Leadership, as defined in the Army Doctrinal Manual, consists of three attributes—character, presence, and intellect. These are codified in a phrase that is taught to young recruits: “Be. Know. Do.”

“In essence, this means—Who are you? What kind of person are you? When you ask people about their career, they will go into their task accomplishments and skip over the most important part—what kind of person are you, and how do you carry yourself?”

Hertling said the competencies of a leader—the ability to inspire people, develop talent, and achieve goals—derive from the kind of person that he or she exemplifies. “The competencies of leadership come from who you are, not what you do.”

Following on the remarks of APA President-elect Altha Stewart, M.D., Hertling said leaders in medicine—as in other arenas—need to be culturally informed. “By the year 2030 we are going to have to be more culturally informed and understanding of people who don’t look and talk as we do,” he said. “If you look at our demographics, we are going to become more diverse as a society, not less.”

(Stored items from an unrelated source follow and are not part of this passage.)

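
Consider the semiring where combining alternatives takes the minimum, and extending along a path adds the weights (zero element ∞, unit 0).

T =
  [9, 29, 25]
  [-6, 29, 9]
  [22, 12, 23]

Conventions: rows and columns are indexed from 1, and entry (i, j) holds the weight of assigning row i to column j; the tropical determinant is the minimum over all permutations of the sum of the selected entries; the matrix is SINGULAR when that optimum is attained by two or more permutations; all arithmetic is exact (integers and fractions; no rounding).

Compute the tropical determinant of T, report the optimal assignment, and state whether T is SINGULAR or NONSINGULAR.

σ = (1, 2, 3): 9 + 29 + 23 = 61
σ = (1, 3, 2): 9 + 9 + 12 = 30
σ = (2, 1, 3): 29 + (-6) + 23 = 46
σ = (2, 3, 1): 29 + 9 + 22 = 60
σ = (3, 1, 2): 25 + (-6) + 12 = 31
σ = (3, 2, 1): 25 + 29 + 22 = 76
Optimal value attained by: σ = (1, 3, 2).
Answer: det⊕(T) = 30; verdict: NONSINGULAR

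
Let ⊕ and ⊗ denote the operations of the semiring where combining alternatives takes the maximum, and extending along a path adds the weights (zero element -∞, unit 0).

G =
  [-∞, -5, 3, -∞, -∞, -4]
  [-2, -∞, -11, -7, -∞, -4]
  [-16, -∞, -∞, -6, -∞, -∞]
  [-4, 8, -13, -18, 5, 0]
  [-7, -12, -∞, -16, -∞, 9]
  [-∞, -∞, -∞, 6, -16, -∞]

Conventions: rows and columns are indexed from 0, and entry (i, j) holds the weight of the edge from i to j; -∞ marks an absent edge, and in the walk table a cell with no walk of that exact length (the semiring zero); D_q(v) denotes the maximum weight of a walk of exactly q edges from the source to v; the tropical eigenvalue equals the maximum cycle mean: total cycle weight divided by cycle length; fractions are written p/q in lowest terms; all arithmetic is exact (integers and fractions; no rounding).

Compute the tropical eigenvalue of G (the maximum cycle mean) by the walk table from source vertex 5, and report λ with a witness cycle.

q=0: [-∞, -∞, -∞, -∞, -∞, 0]
q=1: [-∞, -∞, -∞, 6, -16, -∞]
q=2: [2, 14, -7, -12, 11, 6]
q=3: [12, -1, 5, 12, -7, 20]
q=4: [8, 20, 15, 26, 17, 12]
q=5: [22, 34, 13, 18, 31, 26]
q=6: [32, 26, 25, 32, 23, 40]
Optimal cycle mean attained by: cycle 3->4->5->3, total 5 + 9 + 6, length 3.
Answer: λ = 20/3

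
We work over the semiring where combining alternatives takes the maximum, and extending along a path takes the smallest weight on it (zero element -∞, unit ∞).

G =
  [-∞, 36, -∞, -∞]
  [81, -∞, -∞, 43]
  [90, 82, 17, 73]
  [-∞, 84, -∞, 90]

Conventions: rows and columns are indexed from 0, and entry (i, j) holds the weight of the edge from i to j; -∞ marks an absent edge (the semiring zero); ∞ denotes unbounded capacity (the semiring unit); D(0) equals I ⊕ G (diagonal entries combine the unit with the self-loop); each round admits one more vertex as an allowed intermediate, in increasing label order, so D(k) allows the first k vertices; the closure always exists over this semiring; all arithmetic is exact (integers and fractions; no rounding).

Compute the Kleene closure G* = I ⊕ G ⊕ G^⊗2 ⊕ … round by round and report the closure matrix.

D(0):
  [∞, 36, -∞, -∞]
  [81, ∞, -∞, 43]
  [90, 82, ∞, 73]
  [-∞, 84, -∞, ∞]
D(1):
  [∞, 36, -∞, -∞]
  [81, ∞, -∞, 43]
  [90, 82, ∞, 73]
  [-∞, 84, -∞, ∞]
D(2):
  [∞, 36, -∞, 36]
  [81, ∞, -∞, 43]
  [90, 82, ∞, 73]
  [81, 84, -∞, ∞]
D(3):
  [∞, 36, -∞, 36]
  [81, ∞, -∞, 43]
  [90, 82, ∞, 73]
  [81, 84, -∞, ∞]
D(4):
  [∞, 36, -∞, 36]
  [81, ∞, -∞, 43]
  [90, 82, ∞, 73]
  [81, 84, -∞, ∞]
Answer: G* = [[∞, 36, -∞, 36], [81, ∞, -∞, 43], [90, 82, ∞, 73], [81, 84, -∞, ∞]]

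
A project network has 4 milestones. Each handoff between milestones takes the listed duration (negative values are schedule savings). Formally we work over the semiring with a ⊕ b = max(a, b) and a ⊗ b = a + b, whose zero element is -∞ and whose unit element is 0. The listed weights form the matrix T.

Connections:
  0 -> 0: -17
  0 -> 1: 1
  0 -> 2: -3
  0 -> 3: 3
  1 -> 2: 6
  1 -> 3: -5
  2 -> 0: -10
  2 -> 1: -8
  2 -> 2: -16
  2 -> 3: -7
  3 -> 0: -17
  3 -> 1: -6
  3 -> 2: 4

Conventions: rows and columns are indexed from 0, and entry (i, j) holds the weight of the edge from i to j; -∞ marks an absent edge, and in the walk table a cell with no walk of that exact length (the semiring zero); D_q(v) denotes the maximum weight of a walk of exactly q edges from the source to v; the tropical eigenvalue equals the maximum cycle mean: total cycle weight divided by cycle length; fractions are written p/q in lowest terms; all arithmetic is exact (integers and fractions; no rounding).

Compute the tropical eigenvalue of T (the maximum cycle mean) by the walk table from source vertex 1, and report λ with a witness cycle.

q=0: [-∞, 0, -∞, -∞]
q=1: [-∞, -∞, 6, -5]
q=2: [-4, -2, -1, -1]
q=3: [-11, -3, 4, -1]
q=4: [-6, -4, 3, -3]
Optimal cycle mean attained by: cycle 0->1->2->0, total 1 + 6 + (-10), length 3.
Answer: λ = -1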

Leaders are going to have to “listen more and talk less,” he continued. And they will need to cultivate the young people in the profession. “You need to get into the weeds with your young people,” he said. “It isn’t always the case that mentorship is about an older, mature person mentoring the young, immature person—sometimes it’s the other way around.”

Finally, Hertling said the rising cost of health care is a problem that threatens the entire economy.

“There’s a lot of talk about President Trump’s budget and the amount that is allocated to the military,” Hertling said. “The military constitutes 3.7 percent of gross domestic product. Health care accounts for 19.8 percent and is estimated to rise to 22 percent by 2020. Health care is contributing most to bankruptcies and foreclosures. If the military has to get it right with a small percentage of the budget, you in medicine will need to look for leaders to take you in a new direction.”